Cyclic purity versus purity in excellent Noetherian rings

A characterization is given of those Noetherian rings R such that whenever R is ideally closed ($\equiv$ cyclically pure) in an extension algebra S, then R is pure in S. In fact, R has this property if and only if the completion $(A,m)$ of each local ring of R at a maximal ideal has the following two equivalent properties:

(i) For each integer $N > 0$ there is an m-primary irreducible ideal ${I_N} \subset {m^N}$.

(ii) Either $\dim \;A = 0$ and A is Gorenstein or else depth $A \geqslant 1$ and there is no $P \in {\text{Ass}}(A)$ such that $\dim (A/P) = 1$ and $(A/P) \oplus (A/P)$ is embeddable in A.
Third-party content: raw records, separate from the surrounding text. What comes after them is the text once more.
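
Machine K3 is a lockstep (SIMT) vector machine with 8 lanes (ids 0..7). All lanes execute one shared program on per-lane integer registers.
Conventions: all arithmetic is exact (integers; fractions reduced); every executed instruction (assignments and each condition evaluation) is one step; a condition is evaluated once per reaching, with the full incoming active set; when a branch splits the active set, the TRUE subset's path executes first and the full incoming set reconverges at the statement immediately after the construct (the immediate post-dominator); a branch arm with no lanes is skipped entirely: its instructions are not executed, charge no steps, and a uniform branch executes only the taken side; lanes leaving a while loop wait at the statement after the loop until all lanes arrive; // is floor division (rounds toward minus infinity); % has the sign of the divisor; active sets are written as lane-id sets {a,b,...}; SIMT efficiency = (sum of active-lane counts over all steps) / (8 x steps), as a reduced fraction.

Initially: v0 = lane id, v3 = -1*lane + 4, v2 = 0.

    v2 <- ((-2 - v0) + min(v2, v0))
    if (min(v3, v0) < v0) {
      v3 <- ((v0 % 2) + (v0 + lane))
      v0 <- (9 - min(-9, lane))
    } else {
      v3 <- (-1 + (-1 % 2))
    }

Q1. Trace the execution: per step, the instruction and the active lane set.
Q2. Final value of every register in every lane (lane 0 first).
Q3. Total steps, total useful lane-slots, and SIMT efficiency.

step 0: v2 <- ((-2 - v0) + min(v2, v0)) {0,1,2,3,4,5,6,7}
step 1: eval (min(v3, v0) < v0)      {0,1,2,3,4,5,6,7}
step 2: v3 <- ((v0 % 2) + (v0 + lane)) {3,4,5,6,7}
step 3: v0 <- (9 - min(-9, lane))    {3,4,5,6,7}
step 4: v3 <- (-1 + (-1 % 2))        {0,1,2}

Answer: 5 steps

v0: 0,1,2,18,18,18,18,18
v3: 0,0,0,7,8,11,12,15
v2: -2,-3,-4,-5,-6,-7,-8,-9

steps = 5; useful = 29; efficiency = 29/40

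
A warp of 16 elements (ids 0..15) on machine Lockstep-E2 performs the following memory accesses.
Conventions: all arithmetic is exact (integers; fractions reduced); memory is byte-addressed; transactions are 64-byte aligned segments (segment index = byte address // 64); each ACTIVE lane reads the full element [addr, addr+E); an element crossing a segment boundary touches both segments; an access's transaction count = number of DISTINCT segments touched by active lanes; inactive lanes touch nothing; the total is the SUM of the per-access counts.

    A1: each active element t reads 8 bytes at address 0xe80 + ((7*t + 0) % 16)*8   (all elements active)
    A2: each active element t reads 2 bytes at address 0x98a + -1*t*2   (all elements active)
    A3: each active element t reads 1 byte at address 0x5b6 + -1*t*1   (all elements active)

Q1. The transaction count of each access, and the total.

A1: 2 transactions
A2: 2 transactions
A3: 1 transaction

Answer: 2,2,1; total 5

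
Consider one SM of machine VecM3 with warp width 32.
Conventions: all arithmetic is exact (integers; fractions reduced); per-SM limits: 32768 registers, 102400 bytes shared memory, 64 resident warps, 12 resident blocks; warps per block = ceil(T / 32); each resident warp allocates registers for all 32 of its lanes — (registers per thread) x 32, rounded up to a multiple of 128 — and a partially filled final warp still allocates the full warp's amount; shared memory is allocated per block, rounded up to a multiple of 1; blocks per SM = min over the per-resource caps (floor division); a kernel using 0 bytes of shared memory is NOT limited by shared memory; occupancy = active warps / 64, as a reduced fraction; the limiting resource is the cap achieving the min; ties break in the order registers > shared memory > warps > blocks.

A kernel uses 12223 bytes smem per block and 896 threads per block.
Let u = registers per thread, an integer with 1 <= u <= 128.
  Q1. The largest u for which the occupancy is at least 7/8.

Answer: u = 16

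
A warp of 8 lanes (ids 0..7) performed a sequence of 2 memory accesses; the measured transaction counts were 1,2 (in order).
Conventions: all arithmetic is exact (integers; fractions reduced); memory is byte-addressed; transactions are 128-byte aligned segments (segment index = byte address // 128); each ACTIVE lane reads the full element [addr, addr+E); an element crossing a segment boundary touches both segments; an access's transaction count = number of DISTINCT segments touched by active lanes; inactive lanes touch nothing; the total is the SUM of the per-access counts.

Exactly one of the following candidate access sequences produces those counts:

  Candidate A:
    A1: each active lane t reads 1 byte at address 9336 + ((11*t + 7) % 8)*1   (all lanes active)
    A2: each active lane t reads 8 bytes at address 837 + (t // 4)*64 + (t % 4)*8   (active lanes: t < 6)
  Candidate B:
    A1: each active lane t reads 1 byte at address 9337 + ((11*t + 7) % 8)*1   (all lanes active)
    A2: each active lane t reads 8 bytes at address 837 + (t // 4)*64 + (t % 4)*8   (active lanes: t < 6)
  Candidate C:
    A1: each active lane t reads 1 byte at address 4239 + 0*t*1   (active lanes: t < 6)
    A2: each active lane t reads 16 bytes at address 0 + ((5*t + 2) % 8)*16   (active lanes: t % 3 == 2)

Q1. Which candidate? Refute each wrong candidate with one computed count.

B: A1 gives 2 transactions, not 1
C: A2 gives 1 transaction, not 2
A: all counts match (1,2)

Answer: A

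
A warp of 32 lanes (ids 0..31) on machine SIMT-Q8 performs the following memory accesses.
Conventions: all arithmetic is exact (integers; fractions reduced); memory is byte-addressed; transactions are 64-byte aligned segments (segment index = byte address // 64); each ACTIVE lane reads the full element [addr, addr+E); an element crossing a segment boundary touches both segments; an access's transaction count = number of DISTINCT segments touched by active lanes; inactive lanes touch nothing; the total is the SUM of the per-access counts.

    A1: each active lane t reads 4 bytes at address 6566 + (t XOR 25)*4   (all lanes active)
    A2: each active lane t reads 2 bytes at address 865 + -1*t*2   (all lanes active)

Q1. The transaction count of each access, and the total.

A1: 3 transactions
A2: 2 transactions

Answer: 3,2; total 5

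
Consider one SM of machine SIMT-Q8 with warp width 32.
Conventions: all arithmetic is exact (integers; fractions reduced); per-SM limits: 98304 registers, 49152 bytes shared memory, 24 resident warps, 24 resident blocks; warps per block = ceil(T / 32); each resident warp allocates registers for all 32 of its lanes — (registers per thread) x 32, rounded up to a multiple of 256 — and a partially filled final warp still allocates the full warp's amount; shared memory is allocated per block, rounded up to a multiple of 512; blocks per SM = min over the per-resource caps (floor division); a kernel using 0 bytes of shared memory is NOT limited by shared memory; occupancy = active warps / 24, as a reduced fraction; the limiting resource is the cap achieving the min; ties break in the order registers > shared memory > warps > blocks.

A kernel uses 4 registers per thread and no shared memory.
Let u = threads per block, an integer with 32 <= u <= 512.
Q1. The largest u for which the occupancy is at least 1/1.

Answer: u = 384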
It is then shown that if R is a locally excellent Noetherian ring such that either R is reduced (or, more generally, such that R is generically Gorenstein), or such that Ass(R) contains no primes of coheight $\leqslant 1$ in a maximal ideal, and R is ideally closed in S, then R is pure in S. Matlis duality and the theory of canonical modules are utilized. Module-theoretic analogues of condition (i) above are, of necessity, also analyzed.

Numerous related questions are studied. In the non-Noetherian case, an example is given of a ring extension $R \to S$ such that R is pure in S but $R[[T]]$ is not even cyclically pure in $S[[T]]$.